(c) 2025 Manuel Razo. This work is licensed under a [Creative Commons
Attribution License CC-BY 4.0](https://creativecommons.org/licenses/by/4.0/).
All code contained herein is licensed under an [MIT
license](https://opensource.org/licenses/MIT).

In [None]:
# Import base libraries
import os
import glob
import gc
import pickle

# Import JAX-related libraries
import jax
from jax import random
import jax.numpy as jnp
from numpyro.optim import Adam
import numpyro

# Import numpy for array manipulation
import numpy as np
# Import statsmodels for statistical modeling
import statsmodels.api as sm
from statsmodels.discrete.discrete_model import NegativeBinomial
# Import scipy for special functions
import scipy as sp
# Import library to load h5ad files
import anndata as ad
# Import pandas for data manipulation
import pandas as pd
# Import scribe
import scribe
# Import plotting libraries
import matplotlib.pyplot as plt
import seaborn as sns
# Set plotting style
scribe.viz.matplotlib_style()

# Import colors
color_palette = scribe.viz.colors()

# Exploratory data analysis of `scMark` datasets

In this notebook, we will perform an exploratory data analysis of the datasets
provided in the `scMark` paper. 

Let's begin by listing the files in the `scMark` dataset directory.

In [None]:
# Define data directory
DATA_DIR = "/app/data/scmark_v2/scmark_v2"

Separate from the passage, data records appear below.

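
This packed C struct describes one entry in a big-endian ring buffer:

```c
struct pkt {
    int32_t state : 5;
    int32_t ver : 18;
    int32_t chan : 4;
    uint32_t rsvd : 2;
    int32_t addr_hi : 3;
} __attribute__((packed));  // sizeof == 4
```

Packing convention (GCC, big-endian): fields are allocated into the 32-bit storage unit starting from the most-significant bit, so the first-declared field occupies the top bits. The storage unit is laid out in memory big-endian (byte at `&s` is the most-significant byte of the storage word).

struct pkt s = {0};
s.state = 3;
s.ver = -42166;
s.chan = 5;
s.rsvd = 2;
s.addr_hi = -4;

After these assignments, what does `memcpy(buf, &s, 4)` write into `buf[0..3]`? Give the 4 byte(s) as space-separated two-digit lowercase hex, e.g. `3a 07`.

1e b6 94 b4

state (5b) val=3 bits=0x3 at bit 27: 0x18000000
ver (18b) val=-42166 bits=0x35b4a at bit 9: 0x1eb69400
chan (4b) val=5 bits=0x5 at bit 5: 0x1eb694a0
rsvd (2b) val=2 bits=0x2 at bit 3: 0x1eb694b0
addr_hi (3b) val=-4 bits=0x4 at bit 0: 0x1eb694b4
word = 0x1eb694b4 → big-endian bytes:
  [0]=0x1e  [1]=0xb6  [2]=0x94  [3]=0xb4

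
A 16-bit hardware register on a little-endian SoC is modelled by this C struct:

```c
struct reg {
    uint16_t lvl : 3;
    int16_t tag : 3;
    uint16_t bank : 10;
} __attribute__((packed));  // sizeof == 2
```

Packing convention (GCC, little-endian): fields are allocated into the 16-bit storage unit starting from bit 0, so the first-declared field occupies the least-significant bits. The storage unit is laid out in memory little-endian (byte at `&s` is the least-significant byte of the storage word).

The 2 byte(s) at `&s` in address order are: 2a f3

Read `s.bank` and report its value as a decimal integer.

[0]=0x2a [1]=0xf3 (little-endian) → word 0xf32a
lvl:3 @ bit 0 → (0xf32a>>0)&0x7 = 0x2
tag:3 @ bit 3 → (0xf32a>>3)&0x7 = 0x5
bank:10 @ bit 6 → (0xf32a>>6)&0x3ff = 0x3cc  ←

972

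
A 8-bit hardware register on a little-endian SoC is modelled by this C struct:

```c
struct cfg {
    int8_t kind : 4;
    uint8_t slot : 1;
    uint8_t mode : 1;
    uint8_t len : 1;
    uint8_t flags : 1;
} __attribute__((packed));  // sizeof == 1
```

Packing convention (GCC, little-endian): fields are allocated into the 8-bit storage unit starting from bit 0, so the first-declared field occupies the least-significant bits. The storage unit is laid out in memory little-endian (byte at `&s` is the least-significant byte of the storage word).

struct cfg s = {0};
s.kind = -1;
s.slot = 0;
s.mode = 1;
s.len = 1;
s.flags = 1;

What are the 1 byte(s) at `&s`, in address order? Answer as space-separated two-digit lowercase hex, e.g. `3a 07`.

ef

kind:4 = -1 → 0xf << 0 → word 0x0f
slot:1 = 0 → 0x0 << 4 → word 0x0f
mode:1 = 1 → 0x1 << 5 → word 0x2f
len:1 = 1 → 0x1 << 6 → word 0x6f
flags:1 = 1 → 0x1 << 7 → word 0xef
word = 0xef → little-endian bytes:
  [0]=0xef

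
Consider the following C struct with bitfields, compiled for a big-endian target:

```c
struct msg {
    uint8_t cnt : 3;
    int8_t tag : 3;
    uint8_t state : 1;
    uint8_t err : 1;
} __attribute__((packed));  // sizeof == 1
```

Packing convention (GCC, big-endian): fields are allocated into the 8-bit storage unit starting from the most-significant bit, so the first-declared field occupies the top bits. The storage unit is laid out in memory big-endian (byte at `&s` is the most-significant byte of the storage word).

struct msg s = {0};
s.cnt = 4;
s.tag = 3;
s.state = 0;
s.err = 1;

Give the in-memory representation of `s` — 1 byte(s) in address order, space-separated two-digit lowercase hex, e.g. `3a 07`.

[5+:3] cnt=4 & 0x7 = 0x4; word=0x80
[2+:3] tag=3 & 0x7 = 0x3; word=0x8c
[1+:1] state=0 & 0x1 = 0x0; word=0x8c
[0+:1] err=1 & 0x1 = 0x1; word=0x8d
word = 0x8d → big-endian bytes:
  [0]=0x8d

8d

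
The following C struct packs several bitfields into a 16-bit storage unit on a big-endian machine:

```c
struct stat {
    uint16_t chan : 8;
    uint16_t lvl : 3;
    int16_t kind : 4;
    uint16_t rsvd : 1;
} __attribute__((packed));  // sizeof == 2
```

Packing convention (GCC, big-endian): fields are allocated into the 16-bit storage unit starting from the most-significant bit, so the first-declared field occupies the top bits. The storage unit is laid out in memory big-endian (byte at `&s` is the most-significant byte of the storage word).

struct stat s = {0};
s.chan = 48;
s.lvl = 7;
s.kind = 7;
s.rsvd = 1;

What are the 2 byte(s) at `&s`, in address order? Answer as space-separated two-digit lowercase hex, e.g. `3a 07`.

chan:8 = 48 → 0x30 << 8 → word 0x3000
lvl:3 = 7 → 0x7 << 5 → word 0x30e0
kind:4 = 7 → 0x7 << 1 → word 0x30ee
rsvd:1 = 1 → 0x1 << 0 → word 0x30ef
word = 0x30ef → big-endian bytes:
  [0]=0x30  [1]=0xef

30 ef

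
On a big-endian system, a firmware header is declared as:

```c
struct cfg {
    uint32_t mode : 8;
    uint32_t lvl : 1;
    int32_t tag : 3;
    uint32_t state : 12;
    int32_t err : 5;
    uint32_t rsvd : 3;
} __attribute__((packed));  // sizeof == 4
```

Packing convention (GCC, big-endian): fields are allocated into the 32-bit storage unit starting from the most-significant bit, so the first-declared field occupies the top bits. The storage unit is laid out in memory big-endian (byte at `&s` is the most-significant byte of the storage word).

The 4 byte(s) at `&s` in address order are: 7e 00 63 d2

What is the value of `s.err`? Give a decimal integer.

[0]=0x7e [1]=0x00 [2]=0x63 [3]=0xd2 (big-endian) → word 0x7e0063d2
mode:8 @ bit 24 → (0x7e0063d2>>24)&0xff = 0x7e
lvl:1 @ bit 23 → (0x7e0063d2>>23)&0x1 = 0x0
tag:3 @ bit 20 → (0x7e0063d2>>20)&0x7 = 0x0
state:12 @ bit 8 → (0x7e0063d2>>8)&0xfff = 0x63
err:5 @ bit 3 → (0x7e0063d2>>3)&0x1f = 0x1a  ←
rsvd:3 @ bit 0 → (0x7e0063d2>>0)&0x7 = 0x2
err signed 5b, MSB=1: 26 - 32 = -6

-6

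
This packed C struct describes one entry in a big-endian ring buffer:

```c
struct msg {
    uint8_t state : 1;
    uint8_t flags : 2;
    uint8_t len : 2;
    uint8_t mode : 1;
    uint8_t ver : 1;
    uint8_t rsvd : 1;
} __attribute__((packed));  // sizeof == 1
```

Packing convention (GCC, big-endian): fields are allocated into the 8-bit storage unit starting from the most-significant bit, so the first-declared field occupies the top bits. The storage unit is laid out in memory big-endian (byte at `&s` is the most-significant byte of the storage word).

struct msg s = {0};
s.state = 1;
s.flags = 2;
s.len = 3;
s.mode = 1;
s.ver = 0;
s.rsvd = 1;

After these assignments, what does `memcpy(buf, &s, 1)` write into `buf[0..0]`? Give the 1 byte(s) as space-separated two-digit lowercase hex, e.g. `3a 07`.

state (1b) val=1 bits=0x1 at bit 7: 0x80
flags (2b) val=2 bits=0x2 at bit 5: 0xc0
len (2b) val=3 bits=0x3 at bit 3: 0xd8
mode (1b) val=1 bits=0x1 at bit 2: 0xdc
ver (1b) val=0 bits=0x0 at bit 1: 0xdc
rsvd (1b) val=1 bits=0x1 at bit 0: 0xdd
word = 0xdd → big-endian bytes:
  [0]=0xdd

dd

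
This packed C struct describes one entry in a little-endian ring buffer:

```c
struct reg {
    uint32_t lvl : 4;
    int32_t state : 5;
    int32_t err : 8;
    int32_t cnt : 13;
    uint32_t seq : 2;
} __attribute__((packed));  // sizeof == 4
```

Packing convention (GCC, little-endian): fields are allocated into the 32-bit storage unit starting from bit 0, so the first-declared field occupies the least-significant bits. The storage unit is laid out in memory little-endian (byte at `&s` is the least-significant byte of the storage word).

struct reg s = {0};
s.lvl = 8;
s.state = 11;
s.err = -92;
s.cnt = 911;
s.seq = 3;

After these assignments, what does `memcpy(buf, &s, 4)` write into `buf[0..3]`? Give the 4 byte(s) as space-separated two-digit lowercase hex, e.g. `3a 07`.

lvl:4 = 8 → 0x8 << 0 → word 0x00000008
state:5 = 11 → 0xb << 4 → word 0x000000b8
err:8 = -92 → 0xa4 << 9 → word 0x000148b8
cnt:13 = 911 → 0x38f << 17 → word 0x071f48b8
seq:2 = 3 → 0x3 << 30 → word 0xc71f48b8
word = 0xc71f48b8 → little-endian bytes:
  [0]=0xb8  [1]=0x48  [2]=0x1f  [3]=0xc7

b8 48 1f c7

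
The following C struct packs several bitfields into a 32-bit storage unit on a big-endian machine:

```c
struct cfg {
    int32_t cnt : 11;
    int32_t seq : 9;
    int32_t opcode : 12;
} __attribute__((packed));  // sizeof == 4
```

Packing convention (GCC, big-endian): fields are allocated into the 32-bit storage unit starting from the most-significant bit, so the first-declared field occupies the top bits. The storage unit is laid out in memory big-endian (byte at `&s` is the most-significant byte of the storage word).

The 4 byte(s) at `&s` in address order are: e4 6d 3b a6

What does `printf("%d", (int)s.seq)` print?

211

[0]=0xe4 [1]=0x6d [2]=0x3b [3]=0xa6 (big-endian) → word 0xe46d3ba6
cnt:11 @ bit 21 → (0xe46d3ba6>>21)&0x7ff = 0x723
seq:9 @ bit 12 → (0xe46d3ba6>>12)&0x1ff = 0xd3  ←
opcode:12 @ bit 0 → (0xe46d3ba6>>0)&0xfff = 0xba6
seq signed 9b, MSB=0: value = 211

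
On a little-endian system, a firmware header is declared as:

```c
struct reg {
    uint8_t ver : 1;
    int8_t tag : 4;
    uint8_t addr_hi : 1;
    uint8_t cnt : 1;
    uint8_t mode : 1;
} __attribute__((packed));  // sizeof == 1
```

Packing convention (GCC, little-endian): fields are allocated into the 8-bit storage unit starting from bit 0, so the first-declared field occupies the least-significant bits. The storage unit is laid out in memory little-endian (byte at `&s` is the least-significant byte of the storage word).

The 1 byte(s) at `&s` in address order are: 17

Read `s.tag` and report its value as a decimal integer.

-5

[0]=0x17 (little-endian) → word 0x17
ver [0+:1] = (word>>0) & 0x1 = 1
tag [1+:4] = (word>>1) & 0xf = 11  ←
addr_hi [5+:1] = (word>>5) & 0x1 = 0
cnt [6+:1] = (word>>6) & 0x1 = 0
mode [7+:1] = (word>>7) & 0x1 = 0
tag signed 4b, MSB=1: 11 - 16 = -5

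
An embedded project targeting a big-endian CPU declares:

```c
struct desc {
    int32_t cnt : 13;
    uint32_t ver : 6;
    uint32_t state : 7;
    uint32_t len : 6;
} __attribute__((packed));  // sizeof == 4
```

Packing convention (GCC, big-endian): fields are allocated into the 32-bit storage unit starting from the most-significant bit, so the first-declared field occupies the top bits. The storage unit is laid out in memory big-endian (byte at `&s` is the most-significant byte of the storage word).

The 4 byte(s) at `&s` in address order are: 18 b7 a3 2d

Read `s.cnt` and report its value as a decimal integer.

[0]=0x18 [1]=0xb7 [2]=0xa3 [3]=0x2d (big-endian) → word 0x18b7a32d
cnt:13 @ bit 19 → (0x18b7a32d>>19)&0x1fff = 0x316  ←
ver:6 @ bit 13 → (0x18b7a32d>>13)&0x3f = 0x3d
state:7 @ bit 6 → (0x18b7a32d>>6)&0x7f = 0xc
len:6 @ bit 0 → (0x18b7a32d>>0)&0x3f = 0x2d
cnt signed 13b, MSB=0: value = 790

790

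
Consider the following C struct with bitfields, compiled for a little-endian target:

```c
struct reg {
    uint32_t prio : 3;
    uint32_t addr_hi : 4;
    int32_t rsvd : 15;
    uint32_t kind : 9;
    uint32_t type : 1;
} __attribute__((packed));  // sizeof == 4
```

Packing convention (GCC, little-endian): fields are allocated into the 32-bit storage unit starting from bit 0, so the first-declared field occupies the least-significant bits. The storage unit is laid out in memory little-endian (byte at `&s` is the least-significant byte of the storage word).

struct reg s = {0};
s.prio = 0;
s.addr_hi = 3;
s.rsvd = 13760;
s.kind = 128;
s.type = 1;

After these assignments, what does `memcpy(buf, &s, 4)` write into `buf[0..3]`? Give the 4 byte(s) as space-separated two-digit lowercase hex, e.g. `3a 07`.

prio (3b) val=0 bits=0x0 at bit 0: 0x00000000
addr_hi (4b) val=3 bits=0x3 at bit 3: 0x00000018
rsvd (15b) val=13760 bits=0x35c0 at bit 7: 0x001ae018
kind (9b) val=128 bits=0x80 at bit 22: 0x201ae018
type (1b) val=1 bits=0x1 at bit 31: 0xa01ae018
word = 0xa01ae018 → little-endian bytes:
  [0]=0x18  [1]=0xe0  [2]=0x1a  [3]=0xa0

18 e0 1a a0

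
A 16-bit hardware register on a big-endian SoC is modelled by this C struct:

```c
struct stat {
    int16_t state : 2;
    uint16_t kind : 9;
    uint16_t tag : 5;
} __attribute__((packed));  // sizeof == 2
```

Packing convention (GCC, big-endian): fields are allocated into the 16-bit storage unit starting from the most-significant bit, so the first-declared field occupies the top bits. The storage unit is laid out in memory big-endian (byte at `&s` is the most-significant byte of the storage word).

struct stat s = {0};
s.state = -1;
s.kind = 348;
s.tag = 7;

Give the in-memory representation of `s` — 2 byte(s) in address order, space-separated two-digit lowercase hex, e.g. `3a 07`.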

# List all files in the data directory
files = glob.glob(os.path.join(DATA_DIR, "*.h5ad"))

files

One aspect we care abuot is the number of cell types in each dataset. This 
information is stored in the `obs` attribute of the `AnnData` object under the
`standard_true_celltype` column. 

Let's extract this information for each dataset.

In [None]:
# Initialize dictionary to store the number of cell types
n_cell_types = {}

# Loop over the files
for file in files:
    # Load the data
    data = ad.read_h5ad(file)

    # Extract the number of cell types
    n_cell_types[file] = {
        "n_cell_types": len(data.obs["standard_true_celltype"].unique()),
        "n_cells": data.n_obs,
    }

n_cell_types

So the number of cell types ranges from 8 to 17 or so.

Another interesting aspect to look into is the distirbution of UMI counts per
cell for each dataset. Let's extract this information for each dataset.

In [17]:
# Initialize dictionary to store the number of cell types
n_umi_counts = {}

# Loop over the files
for file in files:
    # Load the data
    data = ad.read_h5ad(file)

    # Extract the number of cell types
    n_umi_counts[file] = data.X.sum(axis=1).A1

Let's now plot the ECDF of the UMI counts for each dataset.

In [None]:
# Initialize figure
fig, ax = plt.subplots(1, 2,figsize=(6.5, 3.5))

# Plot the ECDF of the UMI counts for each dataset
for file in files:
    sns.ecdfplot(n_umi_counts[file], label=file, ax=ax[0])
    sns.ecdfplot(n_umi_counts[file], label=file, ax=ax[1])

# Set second plot to log scale
ax[1].set_xscale("log")

# Set plot title and labels
ax[0].set_xlabel("total UMI counts")
ax[0].set_ylabel("ECDF")

ax[1].set_xlabel("total UMI counts (log scale)")
ax[1].set_ylabel("ECDF")

# Set y-limit
ax[0].set_ylim(-0.02, 1.02)
ax[1].set_ylim(-0.02, 1.02)

# Set global title
fig.suptitle("total UMI counts per cell")

plt.tight_layout()


It seems that for all datasets, the variability in total UMI counts can be around one order of magnitude, if not more.